Editorial - What a shame, 870 million people are starving today

19 October 2012 06:30 pm

Social scientists have told us that poverty is the most widespread disease and hunger the biggest killer. On October 16, World Food Day, the United Nations revealed that at least 870 million people would be struggling in a pigsty of hunger while an increasingly selfish and greedy world allows the gap between the rich and the poor to grow to monstrous if not self–destructive proportions.

Oliver De Shutter the UN’s special rapporteur on the right to food told a news conference the number of hungry people had come down from one billion in the 1990s, but he lamented that governments were not doing enough to combat global hunger and the momentum had been lost.

Speaking in Rome on the eve of a ministerial meeting of the FAO, Mr. De Shutter said the G20 group of the world’s richest countries had last year set up a new mechanism – the Rapid Reaction Forum – aimed at preventing future price crises. But the forum had never met, showing how serious the rich world was about social justice though it is sowing what it reaped with both the European Union and the United States being hit by the worst recession in decades.



What is the situation in Sri Lanka? If one in eight people in the world is suffering below the poverty line, the food crisis in Sri Lanka must be the same though the Government boasts of high growth rates.

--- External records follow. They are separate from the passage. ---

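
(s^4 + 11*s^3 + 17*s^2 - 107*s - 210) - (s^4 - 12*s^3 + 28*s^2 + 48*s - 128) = 23*s^3 - 11*s^2 - 155*s - 82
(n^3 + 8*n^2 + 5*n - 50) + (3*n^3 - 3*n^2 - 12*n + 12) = 4*n^3 + 5*n^2 - 7*n - 38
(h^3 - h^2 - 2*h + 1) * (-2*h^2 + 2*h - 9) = -2*h^5 + 4*h^4 - 7*h^3 + 3*h^2 + 20*h - 9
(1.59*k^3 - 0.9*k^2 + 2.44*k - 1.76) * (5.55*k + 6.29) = 8.8245*k^4 + 5.0061*k^3 + 7.881*k^2 + 5.5796*k - 11.0704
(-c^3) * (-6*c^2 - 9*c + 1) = 6*c^5 + 9*c^4 - c^3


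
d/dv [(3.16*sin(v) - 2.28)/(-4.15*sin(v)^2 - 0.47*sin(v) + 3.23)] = (13.114*sin(v)^2 - 18.924*sin(v) + 9.1352)*cos(v)/(17.2225*sin(v)^4 + 3.901*sin(v)^3 - 26.5881*sin(v)^2 - 3.0362*sin(v) + 10.4329)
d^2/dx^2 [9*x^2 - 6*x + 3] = 18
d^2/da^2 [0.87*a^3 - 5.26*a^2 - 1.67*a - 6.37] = 5.22*a - 10.52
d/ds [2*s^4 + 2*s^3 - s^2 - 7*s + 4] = 8*s^3 + 6*s^2 - 2*s - 7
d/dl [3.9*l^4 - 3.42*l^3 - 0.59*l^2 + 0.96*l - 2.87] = 15.6*l^3 - 10.26*l^2 - 1.18*l + 0.96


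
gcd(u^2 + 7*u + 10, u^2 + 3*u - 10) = u + 5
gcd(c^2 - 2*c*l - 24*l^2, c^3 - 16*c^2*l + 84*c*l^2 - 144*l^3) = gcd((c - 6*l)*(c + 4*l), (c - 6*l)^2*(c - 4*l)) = c - 6*l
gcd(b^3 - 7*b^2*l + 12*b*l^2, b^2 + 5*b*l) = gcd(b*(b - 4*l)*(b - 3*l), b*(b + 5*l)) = b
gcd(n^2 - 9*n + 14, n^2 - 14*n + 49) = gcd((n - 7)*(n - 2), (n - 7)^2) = n - 7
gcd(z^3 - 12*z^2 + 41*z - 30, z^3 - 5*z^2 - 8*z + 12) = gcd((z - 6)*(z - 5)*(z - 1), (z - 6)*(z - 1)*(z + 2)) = z^2 - 7*z + 6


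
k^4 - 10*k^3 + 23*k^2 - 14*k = k*(k - 7)*(k - 2)*(k - 1)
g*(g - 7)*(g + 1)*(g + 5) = g^4 - g^3 - 37*g^2 - 35*g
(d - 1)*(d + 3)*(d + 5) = d^3 + 7*d^2 + 7*d - 15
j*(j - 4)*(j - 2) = j^3 - 6*j^2 + 8*j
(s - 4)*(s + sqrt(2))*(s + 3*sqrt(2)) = s^3 - 4*s^2 + 4*sqrt(2)*s^2 - 16*sqrt(2)*s + 6*s - 24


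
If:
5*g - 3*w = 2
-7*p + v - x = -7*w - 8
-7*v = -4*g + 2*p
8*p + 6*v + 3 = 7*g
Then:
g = 132*x/1069 - 899/1069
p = 75*x/1069 - 1021/1069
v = 54*x/1069 - 222/1069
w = 220*x/1069 - 2211/1069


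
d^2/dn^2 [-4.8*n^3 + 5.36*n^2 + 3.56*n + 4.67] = 10.72 - 28.8*n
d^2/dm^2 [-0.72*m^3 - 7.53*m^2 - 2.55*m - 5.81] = -4.32*m - 15.06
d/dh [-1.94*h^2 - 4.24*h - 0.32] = -3.88*h - 4.24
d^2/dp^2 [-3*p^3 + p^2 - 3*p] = 2 - 18*p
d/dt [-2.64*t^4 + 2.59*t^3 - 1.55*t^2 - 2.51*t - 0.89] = -10.56*t^3 + 7.77*t^2 - 3.1*t - 2.51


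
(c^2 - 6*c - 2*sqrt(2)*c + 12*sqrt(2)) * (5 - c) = -c^3 + 2*sqrt(2)*c^2 + 11*c^2 - 22*sqrt(2)*c - 30*c + 60*sqrt(2)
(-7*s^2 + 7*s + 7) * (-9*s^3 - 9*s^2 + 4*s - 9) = 63*s^5 - 154*s^3 + 28*s^2 - 35*s - 63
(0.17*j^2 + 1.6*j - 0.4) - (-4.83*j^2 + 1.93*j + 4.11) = 5.0*j^2 - 0.33*j - 4.51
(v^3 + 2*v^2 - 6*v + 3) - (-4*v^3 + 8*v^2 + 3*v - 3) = 5*v^3 - 6*v^2 - 9*v + 6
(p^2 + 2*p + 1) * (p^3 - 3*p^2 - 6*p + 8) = p^5 - p^4 - 11*p^3 - 7*p^2 + 10*p + 8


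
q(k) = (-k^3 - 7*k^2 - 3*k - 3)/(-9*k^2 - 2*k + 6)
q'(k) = (18*k + 2)*(-k^3 - 7*k^2 - 3*k - 3)/(-9*k^2 - 2*k + 6)^2 + (-3*k^2 - 14*k - 3)/(-9*k^2 - 2*k + 6)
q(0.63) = -6.78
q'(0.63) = -88.58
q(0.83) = 5.85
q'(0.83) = -44.32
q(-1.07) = 3.04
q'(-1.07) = 20.30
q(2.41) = 1.27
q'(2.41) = -0.07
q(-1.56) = 0.90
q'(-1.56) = 0.94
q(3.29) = 1.27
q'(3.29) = 0.04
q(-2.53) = 0.52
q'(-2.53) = 0.20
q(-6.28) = 0.04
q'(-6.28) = 0.11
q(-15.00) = -0.93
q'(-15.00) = 0.11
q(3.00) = 1.26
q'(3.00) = 0.02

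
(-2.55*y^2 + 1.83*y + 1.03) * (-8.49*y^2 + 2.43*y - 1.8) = 21.6495*y^4 - 21.7332*y^3 + 0.2922*y^2 - 0.7911*y - 1.854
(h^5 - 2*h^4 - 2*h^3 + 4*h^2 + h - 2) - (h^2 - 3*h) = h^5 - 2*h^4 - 2*h^3 + 3*h^2 + 4*h - 2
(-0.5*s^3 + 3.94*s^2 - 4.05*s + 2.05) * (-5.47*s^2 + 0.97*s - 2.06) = 2.735*s^5 - 22.0368*s^4 + 27.0053*s^3 - 23.2584*s^2 + 10.3315*s - 4.223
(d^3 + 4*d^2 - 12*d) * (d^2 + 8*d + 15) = d^5 + 12*d^4 + 35*d^3 - 36*d^2 - 180*d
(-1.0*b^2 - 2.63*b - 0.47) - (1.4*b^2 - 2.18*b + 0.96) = -2.4*b^2 - 0.45*b - 1.43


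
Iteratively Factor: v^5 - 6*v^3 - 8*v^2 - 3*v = (v + 1)*(v^4 - v^3 - 5*v^2 - 3*v) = (v + 1)^2*(v^3 - 2*v^2 - 3*v) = (v - 3)*(v + 1)^2*(v^2 + v) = (v - 3)*(v + 1)^3*(v)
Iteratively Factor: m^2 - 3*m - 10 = (m - 5)*(m + 2)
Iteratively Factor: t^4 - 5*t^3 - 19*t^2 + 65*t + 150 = (t - 5)*(t^3 - 19*t - 30) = (t - 5)*(t + 3)*(t^2 - 3*t - 10) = (t - 5)^2*(t + 3)*(t + 2)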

This year has been especially bad for Sri Lanka. Millions of poor people – including farmers, fisher folk and urban workers – are known to be struggling for survival with prices of most items having taken the place of the retired space shuttle endeavour. A salary increase of 12% was promised in the 2012 budget, but it never came though the growing number of ministers, other politicians and their stooges are continuing to indulge in vulgar extravagance. Worsening the crisis is the shameless corruption from top to bottom with VVIPs hiding millions of dollars in Swiss Bank accounts, while lower level politicians and their boot lickers demand bribes for almost everything ranging from the repair of roads to the restoration of wewas.

Along with the worst-ever corruption and cost of living crisis, Sri Lanka was also hit this year by one of the worst-ever droughts. Hundreds of thousands of farmer families found themselves in mud holes as paupers with acres of their crops destroyed. Before last month’s elections to three provincial councils the Government promised that every affected farmer family would get Rs.100,000 as compensation, but most farmers say they have received little or nothing.
With the rich and ruling elite comprising only about 15% of Sri Lanka’s population having control over 85% of the country’s wealth and resources, the Government will make little or no headway till it takes effective and even drastic steps to reduce the gap between the rich and the poor.